V. – Quais são os preceitos para fazer a orquestra trabalhar em harmonia?
C. Martins – O primeiro está na escolha dos melhores músicos, tanto no aspecto profissional quanto no pessoal. O segundo está em dar a orientação correta para o grupo correto. Não adianta orientar as cordas como se fossem sopros, não vai funcionar. De qualquer forma, a responsabilidade sempre será do maestro, seja na escolha, seja na orientação.
E.V. – No mundo corporativo, existem conflitos de gerações, problemas do mundo globalizado (jovens que não se entendem com os mais velhos), no mundo das orquestras também ocorrem este tipo de problema?
C. Martins – A juventude sempre vem escoltada da inquietude e, os mais velhos, às vezes, podem ser mais intransigentes. Depende de cada um se empenhar em entender o outro, e daí tudo funciona bem.
V. – Como o senhor avalia a carreira de músico no Brasil?
C. Martins — Não é uma carreira fácil. Ainda tem muito que caminhar para o músico brasileiro ser respeitado o tanto que merece.
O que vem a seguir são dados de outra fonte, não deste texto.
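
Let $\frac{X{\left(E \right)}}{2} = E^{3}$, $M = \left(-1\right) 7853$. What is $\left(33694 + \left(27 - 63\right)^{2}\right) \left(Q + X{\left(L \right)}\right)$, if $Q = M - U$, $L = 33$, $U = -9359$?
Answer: $2567566200$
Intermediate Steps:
$M = -7853$
$X{\left(E \right)} = 2 E^{3}$
$Q = 1506$ ($Q = -7853 - -9359 = -7853 + 9359 = 1506$)
$\left(33694 + \left(27 - 63\right)^{2}\right) \left(Q + X{\left(L \right)}\right) = \left(33694 + \left(27 - 63\right)^{2}\right) \left(1506 + 2 \cdot 33^{3}\right) = \left(33694 + \left(-36\right)^{2}\right) \left(1506 + 2 \cdot 35937\right) = \left(33694 + 1296\right) \left(1506 + 71874\right) = 34990 \cdot 73380 = 2567566200$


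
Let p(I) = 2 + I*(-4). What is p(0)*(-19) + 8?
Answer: -30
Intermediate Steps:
p(I) = 2 - 4*I
p(0)*(-19) + 8 = (2 - 4*0)*(-19) + 8 = (2 + 0)*(-19) + 8 = 2*(-19) + 8 = -38 + 8 = -30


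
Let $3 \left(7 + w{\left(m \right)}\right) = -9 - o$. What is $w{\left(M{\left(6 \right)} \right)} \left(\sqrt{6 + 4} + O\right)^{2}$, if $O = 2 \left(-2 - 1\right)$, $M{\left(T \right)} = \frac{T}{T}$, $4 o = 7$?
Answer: $- \frac{2921}{6} + 127 \sqrt{10} \approx -85.224$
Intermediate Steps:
$o = \frac{7}{4}$ ($o = \frac{1}{4} \cdot 7 = \frac{7}{4} \approx 1.75$)
$M{\left(T \right)} = 1$
$w{\left(m \right)} = - \frac{127}{12}$ ($w{\left(m \right)} = -7 + \frac{-9 - \frac{7}{4}}{3} = -7 + \frac{1}{3} \left(- \frac{43}{4}\right) = -7 - \frac{43}{12} = - \frac{127}{12}$)
$O = -6$ ($O = 2 \left(-3\right) = -6$)
$w{\left(M{\left(6 \right)} \right)} \left(\sqrt{6 + 4} + O\right)^{2} = - \frac{127 \left(\sqrt{6 + 4} - 6\right)^{2}}{12} = - \frac{127 \left(\sqrt{10} - 6\right)^{2}}{12} = - \frac{127 \left(-6 + \sqrt{10}\right)^{2}}{12}$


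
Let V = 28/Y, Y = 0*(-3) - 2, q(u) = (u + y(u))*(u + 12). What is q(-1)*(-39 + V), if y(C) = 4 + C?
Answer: -1166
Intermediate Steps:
q(u) = (4 + 2*u)*(12 + u) (q(u) = (u + (4 + u))*(u + 12) = (4 + 2*u)*(12 + u))
Y = -2 (Y = 0 - 2 = -2)
V = -14 (V = 28/(-2) = 28*(-½) = -14)
q(-1)*(-39 + V) = (48 + 2*(-1)² + 28*(-1))*(-39 - 14) = (48 + 2*1 - 28)*(-53) = (48 + 2 - 28)*(-53) = 22*(-53) = -1166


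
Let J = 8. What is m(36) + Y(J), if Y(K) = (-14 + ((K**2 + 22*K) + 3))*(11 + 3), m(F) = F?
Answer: 3242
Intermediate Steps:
Y(K) = -154 + 14*K**2 + 308*K (Y(K) = (-14 + (3 + K**2 + 22*K))*14 = (-11 + K**2 + 22*K)*14 = -154 + 14*K**2 + 308*K)
m(36) + Y(J) = 36 + (-154 + 14*8**2 + 308*8) = 36 + (-154 + 14*64 + 2464) = 36 + (-154 + 896 + 2464) = 36 + 3206 = 3242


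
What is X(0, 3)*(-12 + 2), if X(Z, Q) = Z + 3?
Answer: -30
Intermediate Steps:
X(Z, Q) = 3 + Z
X(0, 3)*(-12 + 2) = (3 + 0)*(-12 + 2) = 3*(-10) = -30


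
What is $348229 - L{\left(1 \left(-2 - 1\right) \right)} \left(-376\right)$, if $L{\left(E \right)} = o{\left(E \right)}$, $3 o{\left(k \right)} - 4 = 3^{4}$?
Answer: $\frac{1076647}{3} \approx 3.5888 \cdot 10^{5}$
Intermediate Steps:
$o{\left(k \right)} = \frac{85}{3}$ ($o{\left(k \right)} = \frac{4}{3} + \frac{3^{4}}{3} = \frac{4}{3} + \frac{1}{3} \cdot 81 = \frac{4}{3} + 27 = \frac{85}{3}$)
$L{\left(E \right)} = \frac{85}{3}$
$348229 - L{\left(1 \left(-2 - 1\right) \right)} \left(-376\right) = 348229 - \frac{85}{3} \left(-376\right) = 348229 - - \frac{31960}{3} = 348229 + \frac{31960}{3} = \frac{1076647}{3}$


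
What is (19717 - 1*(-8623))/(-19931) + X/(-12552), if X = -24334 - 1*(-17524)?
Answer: -36665595/41695652 ≈ -0.87936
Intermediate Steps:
X = -6810 (X = -24334 + 17524 = -6810)
(19717 - 1*(-8623))/(-19931) + X/(-12552) = (19717 - 1*(-8623))/(-19931) - 6810/(-12552) = (19717 + 8623)*(-1/19931) - 6810*(-1/12552) = 28340*(-1/19931) + 1135/2092 = -28340/19931 + 1135/2092 = -36665595/41695652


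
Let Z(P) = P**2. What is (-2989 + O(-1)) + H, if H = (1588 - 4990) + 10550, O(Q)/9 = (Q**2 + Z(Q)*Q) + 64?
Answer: 4735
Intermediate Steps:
O(Q) = 576 + 9*Q**2 + 9*Q**3 (O(Q) = 9*((Q**2 + Q**2*Q) + 64) = 9*((Q**2 + Q**3) + 64) = 9*(64 + Q**2 + Q**3) = 576 + 9*Q**2 + 9*Q**3)
H = 7148 (H = -3402 + 10550 = 7148)
(-2989 + O(-1)) + H = (-2989 + (576 + 9*(-1)**2 + 9*(-1)**3)) + 7148 = (-2989 + (576 + 9*1 + 9*(-1))) + 7148 = (-2989 + (576 + 9 - 9)) + 7148 = (-2989 + 576) + 7148 = -2413 + 7148 = 4735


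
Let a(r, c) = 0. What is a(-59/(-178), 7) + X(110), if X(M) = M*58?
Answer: 6380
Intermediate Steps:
X(M) = 58*M
a(-59/(-178), 7) + X(110) = 0 + 58*110 = 0 + 6380 = 6380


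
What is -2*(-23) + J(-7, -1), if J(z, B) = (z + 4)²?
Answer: 55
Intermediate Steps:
J(z, B) = (4 + z)²
-2*(-23) + J(-7, -1) = -2*(-23) + (4 - 7)² = 46 + (-3)² = 46 + 9 = 55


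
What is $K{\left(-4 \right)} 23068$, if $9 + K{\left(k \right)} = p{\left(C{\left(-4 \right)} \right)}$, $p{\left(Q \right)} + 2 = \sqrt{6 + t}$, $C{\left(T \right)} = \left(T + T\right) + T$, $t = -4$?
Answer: $-253748 + 23068 \sqrt{2} \approx -2.2113 \cdot 10^{5}$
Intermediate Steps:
$C{\left(T \right)} = 3 T$ ($C{\left(T \right)} = 2 T + T = 3 T$)
$p{\left(Q \right)} = -2 + \sqrt{2}$ ($p{\left(Q \right)} = -2 + \sqrt{6 - 4} = -2 + \sqrt{2}$)
$K{\left(k \right)} = -11 + \sqrt{2}$ ($K{\left(k \right)} = -9 - \left(2 - \sqrt{2}\right) = -11 + \sqrt{2}$)
$K{\left(-4 \right)} 23068 = \left(-11 + \sqrt{2}\right) 23068 = -253748 + 23068 \sqrt{2}$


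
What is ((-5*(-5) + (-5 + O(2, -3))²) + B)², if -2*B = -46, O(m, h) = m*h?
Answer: 28561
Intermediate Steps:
O(m, h) = h*m
B = 23 (B = -½*(-46) = 23)
((-5*(-5) + (-5 + O(2, -3))²) + B)² = ((-5*(-5) + (-5 - 3*2)²) + 23)² = ((25 + (-5 - 6)²) + 23)² = ((25 + (-11)²) + 23)² = ((25 + 121) + 23)² = (146 + 23)² = 169² = 28561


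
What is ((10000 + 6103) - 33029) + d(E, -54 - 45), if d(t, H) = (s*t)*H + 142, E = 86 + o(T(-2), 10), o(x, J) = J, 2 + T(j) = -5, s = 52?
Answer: -510992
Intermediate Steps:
T(j) = -7 (T(j) = -2 - 5 = -7)
E = 96 (E = 86 + 10 = 96)
d(t, H) = 142 + 52*H*t (d(t, H) = (52*t)*H + 142 = 52*H*t + 142 = 142 + 52*H*t)
((10000 + 6103) - 33029) + d(E, -54 - 45) = ((10000 + 6103) - 33029) + (142 + 52*(-54 - 45)*96) = (16103 - 33029) + (142 + 52*(-99)*96) = -16926 + (142 - 494208) = -16926 - 494066 = -510992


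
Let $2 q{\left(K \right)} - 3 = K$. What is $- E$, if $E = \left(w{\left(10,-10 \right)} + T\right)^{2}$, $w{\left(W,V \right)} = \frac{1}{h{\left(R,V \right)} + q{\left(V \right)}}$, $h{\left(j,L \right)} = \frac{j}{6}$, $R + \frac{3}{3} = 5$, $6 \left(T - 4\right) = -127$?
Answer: $- \frac{3193369}{10404} \approx -306.94$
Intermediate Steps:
$T = - \frac{103}{6}$ ($T = 4 + \frac{1}{6} \left(-127\right) = 4 - \frac{127}{6} = - \frac{103}{6} \approx -17.167$)
$q{\left(K \right)} = \frac{3}{2} + \frac{K}{2}$
$R = 4$ ($R = -1 + 5 = 4$)
$h{\left(j,L \right)} = \frac{j}{6}$ ($h{\left(j,L \right)} = j \frac{1}{6} = \frac{j}{6}$)
$w{\left(W,V \right)} = \frac{1}{\frac{13}{6} + \frac{V}{2}}$ ($w{\left(W,V \right)} = \frac{1}{\frac{1}{6} \cdot 4 + \left(\frac{3}{2} + \frac{V}{2}\right)} = \frac{1}{\frac{2}{3} + \left(\frac{3}{2} + \frac{V}{2}\right)} = \frac{1}{\frac{13}{6} + \frac{V}{2}}$)
$E = \frac{3193369}{10404}$ ($E = \left(\frac{6}{13 + 3 \left(-10\right)} - \frac{103}{6}\right)^{2} = \left(\frac{6}{13 - 30} - \frac{103}{6}\right)^{2} = \left(\frac{6}{-17} - \frac{103}{6}\right)^{2} = \left(6 \left(- \frac{1}{17}\right) - \frac{103}{6}\right)^{2} = \left(- \frac{6}{17} - \frac{103}{6}\right)^{2} = \left(- \frac{1787}{102}\right)^{2} = \frac{3193369}{10404} \approx 306.94$)
$- E = \left(-1\right) \frac{3193369}{10404} = - \frac{3193369}{10404}$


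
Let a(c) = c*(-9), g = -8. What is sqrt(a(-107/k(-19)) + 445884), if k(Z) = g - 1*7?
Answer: sqrt(11145495)/5 ≈ 667.70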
E.V. – Para finalizar a nossa entrevista, em 2009 e 2010 você fez uma parceria com Chitãozinho e Xororó na comemoração dos 40 anos de carreira deles e viajou o Brasil todo. O que você diria a respeito desse projeto de sucesso?
C. Martins – Foi uma locura, poque mostrei para aquelas pessoas de nariz impinado, a importância da música sertaneja, e para o público da música sertaneja a importância da música classica. Então foi um casamento fantástico.